Thursday, April 03, 2008

Religiously Unaffiliated double since the 1980s

Change-seekers

http://www.worldmag.com/articles/13878

Survey reveals a nation on the spiritual hunt 

The Pew Forum on Religion and Public Life has released a major study of America's religious makeup. The U.S. Religious Landscape Survey (available online at religions.pewforum.org/reports) shows a nation of people changing their religion, with churches simultaneously gaining new members but losing old ones, and with the fastest-growing religious group being the "unaffiliated."

Currently, 51 percent of Americans are Protestants—down from 60 percent to 65 percent in the 1970s. Of these, 26 percent of Americans are members of evangelical churches; 18 percent belong to mainline Protestant churches; and 7 percent belong to historic black churches.

Roman Catholics make up 24 percent of the population. The Eastern Orthodox make up 0.6 percent. In addition to "other Christian" groups (0.3 percent), the survey throws Jehovah's Witnesses (0.7 percent) and Mormons (1.7 percent) into the Christian camp, which thus includes 78.4 percent of all Americans.
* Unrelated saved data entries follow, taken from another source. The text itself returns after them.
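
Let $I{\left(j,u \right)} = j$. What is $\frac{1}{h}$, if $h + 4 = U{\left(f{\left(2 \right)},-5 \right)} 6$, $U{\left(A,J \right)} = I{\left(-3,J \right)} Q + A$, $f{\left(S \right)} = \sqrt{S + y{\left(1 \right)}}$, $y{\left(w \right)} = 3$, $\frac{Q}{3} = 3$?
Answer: $- \frac{83}{13688} - \frac{3 \sqrt{5}}{13688} \approx -0.0065538$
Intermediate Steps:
$Q = 9$ ($Q = 3 \cdot 3 = 9$)
$f{\left(S \right)} = \sqrt{3 + S}$ ($f{\left(S \right)} = \sqrt{S + 3} = \sqrt{3 + S}$)
$U{\left(A,J \right)} = -27 + A$ ($U{\left(A,J \right)} = \left(-3\right) 9 + A = -27 + A$)
$h = -166 + 6 \sqrt{5}$ ($h = -4 + \left(-27 + \sqrt{3 + 2}\right) 6 = -4 + \left(-27 + \sqrt{5}\right) 6 = -4 - \left(162 - 6 \sqrt{5}\right) = -166 + 6 \sqrt{5} \approx -152.58$)
$\frac{1}{h} = \frac{1}{-166 + 6 \sqrt{5}}$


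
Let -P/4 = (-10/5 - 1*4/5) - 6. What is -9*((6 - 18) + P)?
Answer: -1044/5 ≈ -208.80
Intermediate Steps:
P = 176/5 (P = -4*((-10/5 - 1*4/5) - 6) = -4*((-10*⅕ - 4*⅕) - 6) = -4*((-2 - ⅘) - 6) = -4*(-14/5 - 6) = -4*(-44/5) = 176/5 ≈ 35.200)
-9*((6 - 18) + P) = -9*((6 - 18) + 176/5) = -9*(-12 + 176/5) = -9*116/5 = -1044/5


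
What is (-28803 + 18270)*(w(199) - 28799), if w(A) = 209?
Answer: 301138470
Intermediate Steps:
(-28803 + 18270)*(w(199) - 28799) = (-28803 + 18270)*(209 - 28799) = -10533*(-28590) = 301138470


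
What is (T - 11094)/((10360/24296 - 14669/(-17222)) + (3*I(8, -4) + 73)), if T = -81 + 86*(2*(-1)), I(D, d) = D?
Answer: -593484569258/5140264001 ≈ -115.46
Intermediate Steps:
T = -253 (T = -81 + 86*(-2) = -81 - 172 = -253)
(T - 11094)/((10360/24296 - 14669/(-17222)) + (3*I(8, -4) + 73)) = (-253 - 11094)/((10360/24296 - 14669/(-17222)) + (3*8 + 73)) = -11347/((10360*(1/24296) - 14669*(-1/17222)) + (24 + 73)) = -11347/((1295/3037 + 14669/17222) + 97) = -11347/(66852243/52303214 + 97) = -11347/5140264001/52303214 = -11347*52303214/5140264001 = -593484569258/5140264001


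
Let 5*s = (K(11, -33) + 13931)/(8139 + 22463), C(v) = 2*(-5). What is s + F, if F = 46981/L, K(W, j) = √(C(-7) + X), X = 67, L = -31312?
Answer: -3376177669/2395524560 + √57/153010 ≈ -1.4093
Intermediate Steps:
C(v) = -10
K(W, j) = √57 (K(W, j) = √(-10 + 67) = √57)
s = 13931/153010 + √57/153010 (s = ((√57 + 13931)/(8139 + 22463))/5 = ((13931 + √57)/30602)/5 = ((13931 + √57)*(1/30602))/5 = (13931/30602 + √57/30602)/5 = 13931/153010 + √57/153010 ≈ 0.091096)
F = -46981/31312 (F = 46981/(-31312) = 46981*(-1/31312) = -46981/31312 ≈ -1.5004)
s + F = (13931/153010 + √57/153010) - 46981/31312 = -3376177669/2395524560 + √57/153010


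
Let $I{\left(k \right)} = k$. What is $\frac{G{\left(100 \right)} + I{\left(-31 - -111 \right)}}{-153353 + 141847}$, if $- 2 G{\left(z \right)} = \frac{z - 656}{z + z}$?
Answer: $- \frac{8139}{1150600} \approx -0.0070737$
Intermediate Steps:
$G{\left(z \right)} = - \frac{-656 + z}{4 z}$ ($G{\left(z \right)} = - \frac{\left(z - 656\right) \frac{1}{z + z}}{2} = - \frac{\left(-656 + z\right) \frac{1}{2 z}}{2} = - \frac{\frac{1}{2} \frac{1}{z} \left(-656 + z\right)}{2} = - \frac{-656 + z}{4 z}$)
$\frac{G{\left(100 \right)} + I{\left(-31 - -111 \right)}}{-153353 + 141847} = \frac{\frac{656 - 100}{4 \cdot 100} - -80}{-153353 + 141847} = \frac{\frac{1}{4} \cdot \frac{1}{100} \left(656 - 100\right) + \left(-31 + 111\right)}{-11506} = \left(\frac{1}{4} \cdot \frac{1}{100} \cdot 556 + 80\right) \left(- \frac{1}{11506}\right) = \left(\frac{139}{100} + 80\right) \left(- \frac{1}{11506}\right) = \frac{8139}{100} \left(- \frac{1}{11506}\right) = - \frac{8139}{1150600}$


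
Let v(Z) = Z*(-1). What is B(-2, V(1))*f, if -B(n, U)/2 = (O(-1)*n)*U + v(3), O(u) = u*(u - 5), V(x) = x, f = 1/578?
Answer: 15/289 ≈ 0.051903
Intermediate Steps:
v(Z) = -Z
f = 1/578 ≈ 0.0017301
O(u) = u*(-5 + u)
B(n, U) = 6 - 12*U*n (B(n, U) = -2*(((-(-5 - 1))*n)*U - 1*3) = -2*(((-1*(-6))*n)*U - 3) = -2*((6*n)*U - 3) = -2*(6*U*n - 3) = -2*(-3 + 6*U*n) = 6 - 12*U*n)
B(-2, V(1))*f = (6 - 12*1*(-2))*(1/578) = (6 + 24)*(1/578) = 30*(1/578) = 15/289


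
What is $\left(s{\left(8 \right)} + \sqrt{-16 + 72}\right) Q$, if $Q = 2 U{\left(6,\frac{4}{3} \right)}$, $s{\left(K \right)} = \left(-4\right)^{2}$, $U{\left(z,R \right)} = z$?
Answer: $192 + 24 \sqrt{14} \approx 281.8$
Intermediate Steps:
$s{\left(K \right)} = 16$
$Q = 12$ ($Q = 2 \cdot 6 = 12$)
$\left(s{\left(8 \right)} + \sqrt{-16 + 72}\right) Q = \left(16 + \sqrt{-16 + 72}\right) 12 = \left(16 + \sqrt{56}\right) 12 = \left(16 + 2 \sqrt{14}\right) 12 = 192 + 24 \sqrt{14}$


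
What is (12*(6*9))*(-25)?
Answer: -16200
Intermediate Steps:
(12*(6*9))*(-25) = (12*54)*(-25) = 648*(-25) = -16200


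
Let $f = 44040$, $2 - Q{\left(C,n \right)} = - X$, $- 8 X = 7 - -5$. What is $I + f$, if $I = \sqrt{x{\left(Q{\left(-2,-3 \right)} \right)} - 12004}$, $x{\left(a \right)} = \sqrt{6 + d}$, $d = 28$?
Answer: $44040 + \sqrt{-12004 + \sqrt{34}} \approx 44040.0 + 109.54 i$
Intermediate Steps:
$X = - \frac{3}{2}$ ($X = - \frac{7 - -5}{8} = - \frac{7 + 5}{8} = \left(- \frac{1}{8}\right) 12 = - \frac{3}{2} \approx -1.5$)
$Q{\left(C,n \right)} = \frac{1}{2}$ ($Q{\left(C,n \right)} = 2 - \left(-1\right) \left(- \frac{3}{2}\right) = 2 - \frac{3}{2} = \frac{1}{2}$)
$x{\left(a \right)} = \sqrt{34}$ ($x{\left(a \right)} = \sqrt{6 + 28} = \sqrt{34}$)
$I = \sqrt{-12004 + \sqrt{34}}$ ($I = \sqrt{\sqrt{34} - 12004} = \sqrt{-12004 + \sqrt{34}} \approx 109.54 i$)
$I + f = \sqrt{-12004 + \sqrt{34}} + 44040 = 44040 + \sqrt{-12004 + \sqrt{34}}$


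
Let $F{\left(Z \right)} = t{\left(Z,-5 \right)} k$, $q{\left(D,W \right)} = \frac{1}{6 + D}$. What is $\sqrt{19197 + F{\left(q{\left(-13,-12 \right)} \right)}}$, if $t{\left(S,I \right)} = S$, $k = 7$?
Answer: $2 \sqrt{4799} \approx 138.55$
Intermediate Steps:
$F{\left(Z \right)} = 7 Z$ ($F{\left(Z \right)} = Z 7 = 7 Z$)
$\sqrt{19197 + F{\left(q{\left(-13,-12 \right)} \right)}} = \sqrt{19197 + \frac{7}{6 - 13}} = \sqrt{19197 + \frac{7}{-7}} = \sqrt{19197 + 7 \left(- \frac{1}{7}\right)} = \sqrt{19197 - 1} = \sqrt{19196} = 2 \sqrt{4799}$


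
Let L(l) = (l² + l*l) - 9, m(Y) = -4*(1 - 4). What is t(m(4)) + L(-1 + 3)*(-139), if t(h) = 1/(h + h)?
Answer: 3337/24 ≈ 139.04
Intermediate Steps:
m(Y) = 12 (m(Y) = -4*(-3) = 12)
t(h) = 1/(2*h)
L(l) = -9 + 2*l² (L(l) = (l² + l²) - 9 = 2*l² - 9 = -9 + 2*l²)
t(m(4)) + L(-1 + 3)*(-139) = (½)/12 + (-9 + 2*(-1 + 3)²)*(-139) = (½)*(1/12) + (-9 + 2*2²)*(-139) = 1/24 + (-9 + 2*4)*(-139) = 1/24 + (-9 + 8)*(-139) = 1/24 - 1*(-139) = 1/24 + 139 = 3337/24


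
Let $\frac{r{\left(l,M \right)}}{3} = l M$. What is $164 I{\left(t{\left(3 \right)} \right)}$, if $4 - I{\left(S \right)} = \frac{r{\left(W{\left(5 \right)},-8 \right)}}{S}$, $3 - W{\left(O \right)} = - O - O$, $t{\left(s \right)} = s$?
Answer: $17712$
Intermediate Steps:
$W{\left(O \right)} = 3 + 2 O$ ($W{\left(O \right)} = 3 - \left(- O - O\right) = 3 - - 2 O = 3 + 2 O$)
$r{\left(l,M \right)} = 3 M l$ ($r{\left(l,M \right)} = 3 l M = 3 M l$)
$I{\left(S \right)} = 4 + \frac{312}{S}$ ($I{\left(S \right)} = 4 - \frac{3 \left(-8\right) \left(3 + 2 \cdot 5\right)}{S} = 4 - \frac{3 \left(-8\right) \left(3 + 10\right)}{S} = 4 - \frac{3 \left(-8\right) 13}{S} = 4 - - \frac{312}{S} = 4 + \frac{312}{S}$)
$164 I{\left(t{\left(3 \right)} \right)} = 164 \left(4 + \frac{312}{3}\right) = 164 \left(4 + 312 \cdot \frac{1}{3}\right) = 164 \left(4 + 104\right) = 164 \cdot 108 = 17712$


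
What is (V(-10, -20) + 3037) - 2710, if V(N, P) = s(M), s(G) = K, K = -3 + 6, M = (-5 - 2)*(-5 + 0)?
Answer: 330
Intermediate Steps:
M = 35 (M = -7*(-5) = 35)
K = 3
s(G) = 3
V(N, P) = 3
(V(-10, -20) + 3037) - 2710 = (3 + 3037) - 2710 = 3040 - 2710 = 330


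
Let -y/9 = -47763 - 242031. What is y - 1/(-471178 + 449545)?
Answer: 56422022419/21633 ≈ 2.6081e+6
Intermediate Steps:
y = 2608146 (y = -9*(-47763 - 242031) = -9*(-289794) = 2608146)
y - 1/(-471178 + 449545) = 2608146 - 1/(-471178 + 449545) = 2608146 - 1/(-21633) = 2608146 - 1*(-1/21633) = 2608146 + 1/21633 = 56422022419/21633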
Other world religions claim the adherence of only 4.7 percent of Americans. These include Jews (1.7 percent), Buddhists (0.7 percent), Muslims (0.6 percent), and Hindus (0.4 percent). The survey includes in this breakdown the 0.4 percent who follow New Age religions (the same percentage as Hindus and the Presbyterian Church in America), and other non-Christian sects, such as Unitarians (0.7 percent).

Christianity's major competitor is thus not other religions but no religion. The "unaffiliated" comprise 16 percent of all Americans—roughly the same percentage that belong to mainline Protestant denominations and more than double the number of unaffiliated in the 1980s. And the unaffiliated are growing the fastest, taking members from virtually all other religious groupings, including evangelicals.

Perhaps the study's biggest finding is the extent to which Americans change their religious affiliations. Over 28 percent have changed from the religion in which they were brought up—and 44 percent have left the church of their childhood.

If America has become "post-denominational," what is the cause and effect? Do people lack denominational loyalty because they no longer care about theological distinctives? Or is it because different denominations are increasingly indistinguishable?